In the 22 years before the Federal Reserve started raising rates in 2022, upgrading to a 25% more expensive home would have increased the average homeowner’s monthly payment of principal and interest by 40%, or about $400 on average, according to data from ICE Mortgage Technology. Moving to a similar house across the street wouldn’t change their payment at all.
In stark contrast today, the average homeowner with a near record-low mortgage rate would see their monthly payment shoot up 132%, or roughly $1,800, in order to move up to a 25% more expensive home. Buying the same home they’re in now would increase their monthly payment by 60%, according to ICE.
Those increases represent national averages and can vary market to market. For example, moving up would add $604 to a homeowner’s monthly payment in Buffalo, New York, an increase of 108%; and $4,517 in San Jose, California, an increase of 161%, according to the ICE data.
“Lower rates would ease the calculation for many and make moves more reasonable. But the net result continues to be too few homes for too many buyers,” said Andy Walden, ICE’s vice president of enterprise research. “Until that fundamental mismatch is addressed, simple supply and demand will continue to press on both inventory and affordability.”
What rate would unlock the market?
If rates fell to 6%, the monthly payment increase to trade up to a 25% more expensive home would ease from a 103% average jump to 88% – a modest but welcome improvement, according to Walden.

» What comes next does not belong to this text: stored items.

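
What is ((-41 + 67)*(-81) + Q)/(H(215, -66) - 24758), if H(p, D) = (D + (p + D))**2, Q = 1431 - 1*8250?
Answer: 8925/17869 ≈ 0.49947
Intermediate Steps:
Q = -6819 (Q = 1431 - 8250 = -6819)
H(p, D) = (p + 2*D)**2 (H(p, D) = (D + (D + p))**2 = (p + 2*D)**2)
((-41 + 67)*(-81) + Q)/(H(215, -66) - 24758) = ((-41 + 67)*(-81) - 6819)/((215 + 2*(-66))**2 - 24758) = (26*(-81) - 6819)/((215 - 132)**2 - 24758) = (-2106 - 6819)/(83**2 - 24758) = -8925/(6889 - 24758) = -8925/(-17869) = -8925*(-1/17869) = 8925/17869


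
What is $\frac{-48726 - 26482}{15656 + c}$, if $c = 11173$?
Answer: $- \frac{75208}{26829} \approx -2.8032$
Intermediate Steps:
$\frac{-48726 - 26482}{15656 + c} = \frac{-48726 - 26482}{15656 + 11173} = - \frac{75208}{26829}$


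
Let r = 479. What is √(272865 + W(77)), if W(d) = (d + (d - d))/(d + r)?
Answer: √21088109363/278 ≈ 522.37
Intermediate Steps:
W(d) = d/(479 + d) (W(d) = (d + (d - d))/(d + 479) = (d + 0)/(479 + d) = d/(479 + d))
√(272865 + W(77)) = √(272865 + 77/(479 + 77)) = √(272865 + 77/556) = √(151713017/556) = √21088109363/278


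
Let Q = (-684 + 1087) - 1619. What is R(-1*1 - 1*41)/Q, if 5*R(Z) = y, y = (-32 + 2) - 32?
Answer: 31/3040 ≈ 0.010197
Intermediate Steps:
Q = -1216 (Q = 403 - 1619 = -1216)
y = -62 (y = -30 - 32 = -62)
R(Z) = -62/5 (R(Z) = (1/5)*(-62) = -62/5)
R(-1*1 - 1*41)/Q = -62/5/(-1216) = -62/5*(-1/1216) = 31/3040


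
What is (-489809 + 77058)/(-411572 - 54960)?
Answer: 412751/466532 ≈ 0.88472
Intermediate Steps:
(-489809 + 77058)/(-411572 - 54960) = -412751/(-466532) = -412751*(-1/466532) = 412751/466532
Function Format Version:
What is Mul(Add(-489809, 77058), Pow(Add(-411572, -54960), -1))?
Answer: Rational(412751, 466532) ≈ 0.88472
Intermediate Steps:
Mul(Add(-489809, 77058), Pow(Add(-411572, -54960), -1)) = Mul(-412751, Pow(-466532, -1)) = Mul(-412751, Rational(-1, 466532)) = Rational(412751, 466532)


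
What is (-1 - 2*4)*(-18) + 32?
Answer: 194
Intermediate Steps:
(-1 - 2*4)*(-18) + 32 = (-1 - 8)*(-18) + 32 = -9*(-18) + 32 = 162 + 32 = 194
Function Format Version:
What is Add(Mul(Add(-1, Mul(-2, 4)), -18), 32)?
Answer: 194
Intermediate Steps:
Add(Mul(Add(-1, Mul(-2, 4)), -18), 32) = Add(Mul(Add(-1, -8), -18), 32) = Add(Mul(-9, -18), 32) = Add(162, 32) = 194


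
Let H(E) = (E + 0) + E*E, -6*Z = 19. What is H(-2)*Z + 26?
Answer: 59/3 ≈ 19.667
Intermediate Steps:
Z = -19/6 (Z = -1/6*19 = -19/6 ≈ -3.1667)
H(E) = E + E**2
H(-2)*Z + 26 = -2*(1 - 2)*(-19/6) + 26 = -2*(-1)*(-19/6) + 26 = 2*(-19/6) + 26 = -19/3 + 26 = 59/3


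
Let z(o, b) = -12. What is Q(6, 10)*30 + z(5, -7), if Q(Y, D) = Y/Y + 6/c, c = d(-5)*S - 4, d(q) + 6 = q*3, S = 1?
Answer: 54/5 ≈ 10.800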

If rates fell to 5%, moving up would require a 68% larger payment, still much higher than the long-run average of 39%, but perhaps enough to motivate someone with a compelling need or desire to upgrade.
While not all borrowers have record-low rates, more do in pricey markets because the breakeven point on the cost of a refinance is typically lower for higher-balance borrowers, so they have more incentive to do it. They also likely have higher-balance loans, so moving up to a higher rate would be even costlier. That’s why the lock-in effect is stronger in much of California, where homes are most expensive.
The vast majority of borrowers today, 88.5%, have mortgages with rates below 6%, according to Redfin. Roughly 59% have rates below 4%, and close to 23% of homeowners have rates below 3%.
Those shares are slightly lower than they were last year, because some people did choose to move in the last year, but it shows what the market is up against, especially given high and still-rising home prices.
A new report from Zillow shows the U.S. now has a record-high 550 “million-dollar” cities, or cities where the typical home is worth $1 million or more. That is 59 more million-dollar cities than there were in 2023, when home values were weakening due to rising mortgage rates.